Over the past decade since the last housing crash, interest rates have been low, offering easy access to credit. However, rates have been increasing ever so slowly, and projected to keep increasing this year.  According to Pat Holsten at American Security Mortgage, "In 2017 it was possible to lock in a 3.5% interest rate on all kinds of loans.  Today it's rare to find 4.5% interest rate on even a conventional loan.  A 1% Interest rate increase on a $300,000 house fixed for 30 years will make the payment $175 more per month which is $2,100 more per year!"    

According to REALTOR Magazine, the official magazine for the National Association of Realtors, “Mortgage rates are at their highest levels in more than 4 years.” However, the Federal Reserve said it is likely to raise short-term interest rates this year, which could “prompt mortgage rates to move higher at least three times this year, starting this month.”

So what does this mean?

Simple—it means that if you are in the market to buy a home, now is the time to decide!

With rising mortgage interest rates, comes an increase in the cost of buying a home as well. For prospective home buyers, this could make buying a home even more of a challenge. Buyers would potentially need to settle for a smaller home, a fixer-upper, or in a location farther out where real estate tends to be cheaper.  As interest rates increase, the lower the amount you can get approved for.

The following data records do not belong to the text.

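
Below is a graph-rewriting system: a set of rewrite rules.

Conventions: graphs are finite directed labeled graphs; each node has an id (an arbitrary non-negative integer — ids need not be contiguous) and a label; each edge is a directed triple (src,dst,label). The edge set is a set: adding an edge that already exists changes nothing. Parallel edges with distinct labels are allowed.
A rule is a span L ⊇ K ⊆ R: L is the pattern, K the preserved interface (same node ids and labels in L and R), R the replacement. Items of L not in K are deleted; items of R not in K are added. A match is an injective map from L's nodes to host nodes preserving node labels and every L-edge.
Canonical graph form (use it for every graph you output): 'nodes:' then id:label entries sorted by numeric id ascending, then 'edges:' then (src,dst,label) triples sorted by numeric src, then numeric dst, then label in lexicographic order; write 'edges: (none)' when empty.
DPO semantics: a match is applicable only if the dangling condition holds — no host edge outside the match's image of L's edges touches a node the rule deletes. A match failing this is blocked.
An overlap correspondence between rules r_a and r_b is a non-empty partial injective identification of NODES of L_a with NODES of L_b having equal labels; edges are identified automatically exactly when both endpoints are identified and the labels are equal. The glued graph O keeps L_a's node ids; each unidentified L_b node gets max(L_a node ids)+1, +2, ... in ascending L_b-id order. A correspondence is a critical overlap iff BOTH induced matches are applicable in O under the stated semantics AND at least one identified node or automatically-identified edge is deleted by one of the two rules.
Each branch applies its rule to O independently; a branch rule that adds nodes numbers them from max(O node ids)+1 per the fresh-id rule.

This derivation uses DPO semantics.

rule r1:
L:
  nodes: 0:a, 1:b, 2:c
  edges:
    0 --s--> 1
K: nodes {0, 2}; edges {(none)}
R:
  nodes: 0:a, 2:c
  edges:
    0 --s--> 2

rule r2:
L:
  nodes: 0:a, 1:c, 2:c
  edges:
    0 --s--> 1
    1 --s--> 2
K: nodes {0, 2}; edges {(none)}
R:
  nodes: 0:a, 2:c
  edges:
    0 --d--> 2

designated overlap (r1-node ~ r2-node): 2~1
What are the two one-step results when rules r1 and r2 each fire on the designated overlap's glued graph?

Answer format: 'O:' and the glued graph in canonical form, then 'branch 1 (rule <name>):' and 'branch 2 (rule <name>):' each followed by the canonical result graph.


O:
nodes: 0:a, 1:b, 2:c, 3:a, 4:c
edges: (0,1,s); (2,4,s); (3,2,s)
branch 1 (rule r1):
nodes: 0:a, 2:c, 3:a, 4:c
edges: (0,2,s); (2,4,s); (3,2,s)
branch 2 (rule r2):
nodes: 0:a, 1:b, 3:a, 4:c
edges: (0,1,s); (3,4,d)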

Who else does this affect?

The first set of buyers it would affect is first-time home buyers. According to realtor.com, “First-time buyers and those on the tightest budgets are likely to be affected the most. Even a 1 percentage point rise in rates would mean 5% of all buyers would no longer be able to qualify for a $300,000 mortgage, according to a 2016 John Burns study (Rates were only 3.47% when the study was published.).”

And with all of the changes happening in the interest rates, it has the potential to sway current homeowners to stay put. Instead of putting their home on the market to opt for a larger, more updated home, they may instead choose to make improvements to their current property, resulting in fewer homes on the market—especially ones that first-time home buyers have more of an ability to afford.

This kind of cause-effect relationship can really affect the momentum of the housing market.

If you’re buying a home, consider locking down your interest rate with your mortgage provider.

If you’re worried about the increase in mortgage interest rates, why not consider locking your rate in? Much like credit cards, most of the time it is only good for a certain amount of time, but at least with all the current changes projected to happen, you can rest easy knowing your rate is guaranteed (even if it’s only temporary) once your offer is submitted.

There are downsides to rate locks, however—one being that not all rate locks are free so you may pay unwanted fees just to secure the interest rate, and the other being that if rates were to potentially fall, then because of that lockdown on the rate, the buyer won’t be eligible for the reduced interest rate.